Sifa’s journey here wasn’t just by road; it also included a sea voyage from Dublin to Holyhead, which took about 3 hours and 40 minutes. Animals can only enter the UK through official Border Control Points, which might not always be close to where they are going. From Holyhead, Sifa had a 337-mile road journey, taking around 6 hours to get here.
Organising a successful animal transfer, especially from outside the UK, can be a very tricky business. As well as the necessary paperwork and veterinary health checks, the participating zoos also share information on dietary requirements and any unique behaviours or preferences that the animals may have. This careful planning ensures the best possible fit for their new home.
Large Mammals Team Leader Suzi Marshall shared her excitement saying, ‘We are thrilled to welcome a new male into our giraffe tower.

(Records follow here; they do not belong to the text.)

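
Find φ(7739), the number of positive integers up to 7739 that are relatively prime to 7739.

7560

Factor: 7739 = 71 · 109.
φ(7739) = (71−1) · (109−1) = 70 · 108 = 7560.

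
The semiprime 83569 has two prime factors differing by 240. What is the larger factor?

433

Since p = q + 240, we have 83569 = q(q + 240), so q² + 240q − 83569 = 0.
Discriminant: 240² + 4·83569 = 57600 + 334276 = 391876; √391876 = 626.
q = (−240 + 626)/2 = 193, and p = q + 240 = 433.
Check: 193 · 433 = 83569.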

We are used to having an all-female group, so we were a bit taken aback by how tall he is, he’s a good couple of feet taller than all our girls! We wanted to make him feel welcome as soon as he arrived, so we laid out a delicious dinner of willow. He made himself right at home and started tucking in right away!’
Sifa has already been successfully mixed with his new companions Harriet, Bella and Ruby and they seem to be hitting it off. Make sure to pop along and say hello next time you are in the park.
Out in the wild, giraffe populations have dropped by about 30% since the 1980’s, leaving only around 117,000 individuals remaining. Rothchild’s giraffes are now considered to be an endangered species with fewer than 2000 left in the wild. Zoos and safari parks like ours play a fundamental role in preserving the future of this species through captive breeding programmes and contributions to in-situ conservation efforts. So, let’s give Sifa a warm welcome and help protect these majestic giraffes!